Hailstork Honored with ASCAP Award
Old Dominion University Music Professor, eminent scholar and composer Adolphus Hailstork has been chosen as an ASCAP Award recipient this year. The American Society of Composers, Authors and Publishers is a performing rights organization that distributes royalties to its members in popular media. The ASCAP Award is designed to show appreciation for composers whose work is not widely considered a part of mainstream music.
As a member of ASCAP, Hailstork's musical compositions were chosen for the cash award by a panel of musical professionals. In judging his work, they considered its prestige and value. They also considered Hailstork's activity as a composer and how often his work is performed.

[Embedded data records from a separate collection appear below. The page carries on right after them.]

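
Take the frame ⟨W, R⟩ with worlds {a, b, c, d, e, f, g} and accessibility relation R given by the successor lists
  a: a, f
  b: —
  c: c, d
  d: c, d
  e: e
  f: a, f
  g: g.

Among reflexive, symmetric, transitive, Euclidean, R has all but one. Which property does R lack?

reflexive

Reflexive: no — b is not related to itself.
Symmetric: yes — every pair in R has its reverse in R.
Transitive: yes — every two-step R-path is closed by a direct edge.
Euclidean: yes — any two successors of a common world are R-related.
Only reflexive fails.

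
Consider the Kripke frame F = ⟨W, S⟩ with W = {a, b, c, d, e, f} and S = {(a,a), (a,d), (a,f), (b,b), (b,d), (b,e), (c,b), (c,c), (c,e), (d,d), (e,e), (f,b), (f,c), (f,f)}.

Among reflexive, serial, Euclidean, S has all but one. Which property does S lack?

Reflexive: yes — every world is S-related to itself.
Serial: yes — every world has a successor (e.g. a S a).
Euclidean: no — a S d and a S f, but not d S f.
Only Euclidean fails.

Euclidean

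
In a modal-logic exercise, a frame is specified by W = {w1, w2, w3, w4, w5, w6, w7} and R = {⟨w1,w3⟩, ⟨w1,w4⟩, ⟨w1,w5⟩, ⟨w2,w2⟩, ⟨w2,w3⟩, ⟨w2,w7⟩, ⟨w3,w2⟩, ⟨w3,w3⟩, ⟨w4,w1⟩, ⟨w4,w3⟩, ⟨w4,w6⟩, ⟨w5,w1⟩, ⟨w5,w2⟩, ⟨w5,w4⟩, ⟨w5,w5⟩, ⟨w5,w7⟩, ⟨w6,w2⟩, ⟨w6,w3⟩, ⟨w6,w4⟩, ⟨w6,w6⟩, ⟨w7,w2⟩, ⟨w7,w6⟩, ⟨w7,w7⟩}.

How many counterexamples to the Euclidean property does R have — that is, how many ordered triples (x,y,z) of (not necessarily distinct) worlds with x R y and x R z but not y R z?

33

Enumerating: (w1,w3,w4), (w1,w3,w5), (w1,w4,w4), (w1,w4,w5), (w1,w5,w3), (w2,w3,w7), (w2,w7,w3), (w4,w1,w1), (w4,w1,w6), (w4,w3,w1), (w4,w3,w6), (w4,w6,w1), … and 21 more.
Total: 33.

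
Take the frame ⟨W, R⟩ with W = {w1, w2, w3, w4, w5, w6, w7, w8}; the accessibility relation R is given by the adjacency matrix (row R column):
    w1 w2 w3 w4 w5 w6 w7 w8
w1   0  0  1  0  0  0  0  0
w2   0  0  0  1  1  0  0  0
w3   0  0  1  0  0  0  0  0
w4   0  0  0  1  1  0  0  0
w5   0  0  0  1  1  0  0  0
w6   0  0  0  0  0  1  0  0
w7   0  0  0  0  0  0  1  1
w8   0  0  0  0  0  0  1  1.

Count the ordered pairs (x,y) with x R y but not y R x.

Enumerating: (w1,w3), (w2,w4), (w2,w5).

3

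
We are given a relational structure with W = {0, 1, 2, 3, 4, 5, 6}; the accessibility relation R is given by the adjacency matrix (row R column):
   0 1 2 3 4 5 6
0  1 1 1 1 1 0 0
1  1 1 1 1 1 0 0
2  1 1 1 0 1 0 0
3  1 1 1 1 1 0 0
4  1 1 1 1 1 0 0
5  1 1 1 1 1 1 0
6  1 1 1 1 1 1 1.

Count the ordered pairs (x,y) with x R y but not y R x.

12

Enumerating: (3,2), (5,0), (5,1), (5,2), (5,3), (5,4), (6,0), (6,1), (6,2), (6,3), (6,4), (6,5).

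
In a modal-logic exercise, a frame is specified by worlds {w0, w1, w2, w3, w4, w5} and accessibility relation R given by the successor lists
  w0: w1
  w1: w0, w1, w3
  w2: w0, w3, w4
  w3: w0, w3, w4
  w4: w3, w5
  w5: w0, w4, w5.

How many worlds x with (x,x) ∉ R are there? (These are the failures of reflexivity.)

3

Enumerating: w0, w2, w4.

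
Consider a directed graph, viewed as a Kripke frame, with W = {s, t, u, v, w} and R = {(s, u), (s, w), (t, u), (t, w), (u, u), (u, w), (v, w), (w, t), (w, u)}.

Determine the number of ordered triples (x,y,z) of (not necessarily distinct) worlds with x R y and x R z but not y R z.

6

Enumerating: (s,w,w), (t,w,w), (u,w,w), (v,w,w), (w,t,t), (w,u,t).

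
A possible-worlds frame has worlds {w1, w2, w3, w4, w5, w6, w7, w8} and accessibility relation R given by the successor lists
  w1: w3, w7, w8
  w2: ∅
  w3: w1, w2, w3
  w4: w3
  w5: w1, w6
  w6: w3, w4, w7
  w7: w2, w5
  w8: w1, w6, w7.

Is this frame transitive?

No

Transitive: no — w1 R w3 and w3 R w2, but not w1 R w2.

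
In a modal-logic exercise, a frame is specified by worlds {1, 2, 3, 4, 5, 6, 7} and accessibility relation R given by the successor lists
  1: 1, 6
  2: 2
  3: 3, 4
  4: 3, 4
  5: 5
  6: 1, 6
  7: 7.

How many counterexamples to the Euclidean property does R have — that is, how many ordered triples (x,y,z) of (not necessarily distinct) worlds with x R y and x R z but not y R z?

R is Euclidean; there are no such tuples.

0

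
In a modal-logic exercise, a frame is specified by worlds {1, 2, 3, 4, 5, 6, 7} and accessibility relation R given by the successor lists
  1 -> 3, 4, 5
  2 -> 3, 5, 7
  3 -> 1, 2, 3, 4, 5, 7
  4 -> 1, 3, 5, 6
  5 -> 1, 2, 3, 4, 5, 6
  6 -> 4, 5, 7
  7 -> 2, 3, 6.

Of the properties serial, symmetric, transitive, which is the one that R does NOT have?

transitive

Serial: yes — every world has a successor (e.g. 1 R 3).
Symmetric: yes — every pair in R has its reverse in R.
Transitive: no — 1 R 3 and 3 R 2, but not 1 R 2.
Only transitive fails.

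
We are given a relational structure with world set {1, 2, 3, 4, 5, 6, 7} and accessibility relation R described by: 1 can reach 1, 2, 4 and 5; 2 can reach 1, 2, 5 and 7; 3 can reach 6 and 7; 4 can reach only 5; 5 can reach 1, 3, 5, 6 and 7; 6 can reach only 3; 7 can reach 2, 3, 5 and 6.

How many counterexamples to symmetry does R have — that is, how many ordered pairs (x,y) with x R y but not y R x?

6

Enumerating: (1,4), (2,5), (4,5), (5,3), (5,6), (7,6).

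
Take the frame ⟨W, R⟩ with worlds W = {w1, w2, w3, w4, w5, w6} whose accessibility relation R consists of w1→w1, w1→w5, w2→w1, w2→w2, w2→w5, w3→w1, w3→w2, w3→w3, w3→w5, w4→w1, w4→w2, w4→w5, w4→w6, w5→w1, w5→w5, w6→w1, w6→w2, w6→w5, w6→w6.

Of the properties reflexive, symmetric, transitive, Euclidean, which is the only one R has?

Reflexive: no — w4 is not related to itself.
Symmetric: no — w2 R w1 but not w1 R w2.
Transitive: yes — every two-step R-path is closed by a direct edge.
Euclidean: no — w3 R w1 and w3 R w2, but not w1 R w2.
Only transitive holds.

transitive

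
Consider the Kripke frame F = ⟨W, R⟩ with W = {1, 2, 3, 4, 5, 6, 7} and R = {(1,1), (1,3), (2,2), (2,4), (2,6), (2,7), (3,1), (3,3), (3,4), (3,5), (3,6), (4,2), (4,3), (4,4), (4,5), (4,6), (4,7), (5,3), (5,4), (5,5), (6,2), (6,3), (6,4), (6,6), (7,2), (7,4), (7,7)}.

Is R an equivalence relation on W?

Reflexive: yes — every world is R-related to itself.
Symmetric: yes — every pair in R has its reverse in R.
Transitive: no — 1 R 3 and 3 R 4, but not 1 R 4.
So R is not an equivalence relation.

No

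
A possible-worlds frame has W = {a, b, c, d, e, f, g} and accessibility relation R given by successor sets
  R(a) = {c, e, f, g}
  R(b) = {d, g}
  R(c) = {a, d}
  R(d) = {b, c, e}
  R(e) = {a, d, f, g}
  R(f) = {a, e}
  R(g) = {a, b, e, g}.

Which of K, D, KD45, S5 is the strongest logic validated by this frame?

Serial (axiom D): yes — every world has a successor (e.g. a R c).
Euclidean (axiom 5): no — a R c and a R e, but not c R e.
Transitive (axiom 4): no — a R c and c R d, but not a R d.
Reflexive (axiom T): no — a is not related to itself.
So F validates K, D; KD45 would additionally require R to be Euclidean and transitive. The strongest is D.

D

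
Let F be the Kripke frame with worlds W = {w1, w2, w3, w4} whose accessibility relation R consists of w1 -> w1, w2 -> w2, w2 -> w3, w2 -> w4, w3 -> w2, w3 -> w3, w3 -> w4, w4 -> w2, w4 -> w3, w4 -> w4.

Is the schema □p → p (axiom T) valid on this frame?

By correspondence theory, T is valid on a frame iff R is reflexive.
Reflexive: yes — every world is R-related to itself.

Yes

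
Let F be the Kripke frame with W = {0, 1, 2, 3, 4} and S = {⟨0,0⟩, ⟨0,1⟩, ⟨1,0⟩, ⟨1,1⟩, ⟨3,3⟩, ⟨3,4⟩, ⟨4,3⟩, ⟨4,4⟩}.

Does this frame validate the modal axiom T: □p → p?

No

Axiom T corresponds to the accessibility relation being reflexive.
Reflexive: no — 2 is not related to itself.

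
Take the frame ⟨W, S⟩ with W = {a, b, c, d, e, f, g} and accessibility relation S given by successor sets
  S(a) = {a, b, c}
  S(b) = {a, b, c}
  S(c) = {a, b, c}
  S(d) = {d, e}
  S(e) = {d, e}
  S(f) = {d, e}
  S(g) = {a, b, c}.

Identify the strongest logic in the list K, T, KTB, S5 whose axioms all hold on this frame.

Reflexive (axiom T): no — f is not related to itself.
Symmetric (axiom B): no — f S d but not d S f.
Euclidean (axiom 5): yes — any two successors of a common world are S-related.
So F validates K; T would additionally require S to be reflexive. The strongest is K.

K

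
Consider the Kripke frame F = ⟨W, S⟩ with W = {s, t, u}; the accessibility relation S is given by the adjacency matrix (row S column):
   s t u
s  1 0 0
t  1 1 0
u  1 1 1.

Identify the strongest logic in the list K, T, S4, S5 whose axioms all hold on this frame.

Reflexive (axiom T): yes — every world is S-related to itself.
Transitive (axiom 4): yes — every two-step S-path is closed by a direct edge.
Euclidean (axiom 5): no — u S s and u S t, but not s S t.
So F validates K, T, S4; S5 would additionally require S to be Euclidean. The strongest is S4.

S4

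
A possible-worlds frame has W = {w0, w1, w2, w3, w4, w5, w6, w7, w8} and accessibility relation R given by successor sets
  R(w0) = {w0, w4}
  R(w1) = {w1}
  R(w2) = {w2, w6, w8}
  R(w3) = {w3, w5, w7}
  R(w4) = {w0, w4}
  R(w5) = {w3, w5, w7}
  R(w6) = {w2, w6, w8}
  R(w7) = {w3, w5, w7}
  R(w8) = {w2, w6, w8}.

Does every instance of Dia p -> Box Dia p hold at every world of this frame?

Yes

The schema 5 characterises exactly the Euclidean frames.
Euclidean: yes — any two successors of a common world are R-related.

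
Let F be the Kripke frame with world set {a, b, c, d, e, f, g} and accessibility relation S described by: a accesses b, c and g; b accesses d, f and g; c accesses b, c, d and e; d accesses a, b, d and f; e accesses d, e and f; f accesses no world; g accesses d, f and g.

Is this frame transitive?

No

Transitive: no — a S b and b S d, but not a S d.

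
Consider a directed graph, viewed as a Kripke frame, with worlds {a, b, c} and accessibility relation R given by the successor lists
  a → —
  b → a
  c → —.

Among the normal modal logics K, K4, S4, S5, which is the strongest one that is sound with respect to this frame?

Transitive (axiom 4): yes — every two-step R-path is closed by a direct edge.
Reflexive (axiom T): no — a is not related to itself.
Euclidean (axiom 5): no — b R a and b R a, but not a R a.
So F validates K, K4; S4 would additionally require R to be reflexive. The strongest is K4.

K4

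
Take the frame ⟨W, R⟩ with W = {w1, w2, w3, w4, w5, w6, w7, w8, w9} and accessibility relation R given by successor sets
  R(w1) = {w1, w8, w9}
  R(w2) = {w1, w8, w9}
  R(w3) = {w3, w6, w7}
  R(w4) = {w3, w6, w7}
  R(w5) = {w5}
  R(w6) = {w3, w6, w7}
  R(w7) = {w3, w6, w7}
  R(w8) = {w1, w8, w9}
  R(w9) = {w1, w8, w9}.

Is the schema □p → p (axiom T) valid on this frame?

No

By correspondence theory, T is valid on a frame iff R is reflexive.
Reflexive: no — w2 is not related to itself.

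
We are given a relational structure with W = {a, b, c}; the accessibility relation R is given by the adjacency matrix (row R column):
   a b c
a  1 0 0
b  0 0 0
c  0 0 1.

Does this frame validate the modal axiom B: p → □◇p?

By correspondence theory, B is valid on a frame iff R is symmetric.
Symmetric: yes — every pair in R has its reverse in R.

Yes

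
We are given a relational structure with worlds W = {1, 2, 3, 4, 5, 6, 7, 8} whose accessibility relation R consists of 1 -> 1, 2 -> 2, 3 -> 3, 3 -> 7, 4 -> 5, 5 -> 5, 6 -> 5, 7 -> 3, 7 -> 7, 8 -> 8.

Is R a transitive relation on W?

Transitive: yes — every two-step R-path is closed by a direct edge.

Yes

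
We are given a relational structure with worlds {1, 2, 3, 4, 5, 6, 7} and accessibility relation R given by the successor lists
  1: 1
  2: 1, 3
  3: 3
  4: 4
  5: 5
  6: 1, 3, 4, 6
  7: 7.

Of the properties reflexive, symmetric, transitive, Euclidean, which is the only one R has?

transitive

Reflexive: no — 2 is not related to itself.
Symmetric: no — 2 R 1 but not 1 R 2.
Transitive: yes — every two-step R-path is closed by a direct edge.
Euclidean: no — 2 R 1 and 2 R 3, but not 1 R 3.
Only transitive holds.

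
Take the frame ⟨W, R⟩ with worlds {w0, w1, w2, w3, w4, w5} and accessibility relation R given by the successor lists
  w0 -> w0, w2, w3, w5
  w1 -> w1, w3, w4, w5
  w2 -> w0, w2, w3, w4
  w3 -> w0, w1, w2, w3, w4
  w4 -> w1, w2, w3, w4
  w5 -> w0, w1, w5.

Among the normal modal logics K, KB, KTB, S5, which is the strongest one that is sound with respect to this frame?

KTB

Symmetric (axiom B): yes — every pair in R has its reverse in R.
Reflexive (axiom T): yes — every world is R-related to itself.
Euclidean (axiom 5): no — w0 R w2 and w0 R w5, but not w2 R w5.
So F validates K, KB, KTB; S5 would additionally require R to be Euclidean. The strongest is KTB.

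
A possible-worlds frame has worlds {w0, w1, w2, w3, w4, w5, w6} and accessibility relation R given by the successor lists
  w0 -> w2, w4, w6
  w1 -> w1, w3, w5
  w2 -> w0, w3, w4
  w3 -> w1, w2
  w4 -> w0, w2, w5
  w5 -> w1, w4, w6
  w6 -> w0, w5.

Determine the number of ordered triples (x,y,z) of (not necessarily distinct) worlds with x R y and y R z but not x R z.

40

Enumerating: (w0,w2,w0), (w0,w2,w3), (w0,w4,w0), (w0,w4,w5), (w0,w6,w0), (w0,w6,w5), (w1,w3,w2), (w1,w5,w4), (w1,w5,w6), (w2,w0,w2), (w2,w0,w6), (w2,w3,w1), … and 28 more.
Total: 40.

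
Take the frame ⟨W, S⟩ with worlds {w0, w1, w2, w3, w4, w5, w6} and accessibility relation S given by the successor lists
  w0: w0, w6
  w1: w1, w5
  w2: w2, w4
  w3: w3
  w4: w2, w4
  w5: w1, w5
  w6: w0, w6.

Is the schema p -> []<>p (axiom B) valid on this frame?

The schema B characterises exactly the symmetric frames.
Symmetric: yes — every pair in S has its reverse in S.

Yes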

Though Hailstork has been a professor at ODU since 2000, he began his music career as a child playing the violin. From there, he joined the choir and studied the piano and organ. In junior high, Hailstork began conducting and went on to composing. Hailstork described his musical style as having three different approaches: standard modern, avant-garde boutique and roots.
Hailstork graduated from Howard University in 1963 with a Bachelor of Music. He went on to attend the Manhattan School of Music where he received another Bachelor of Music, this time in Composition, in 1965 and a Master of Music in Composition in 1966. In 1971, Hailstork obtained a Ph.D. from Michigan State University. He has been teaching music for 37 years.
This year, the ASCAP Concert Music Division panel was comprised of JoAnn Falletta, who conducts the Buffalo Philharmonic and Virginia Symphony Orchestras; H. Robert Reynolds, Professor Emeritus at the University of Michigan; and Steve Smith, music editor for Time Out NY and classical music critic for The New York Times.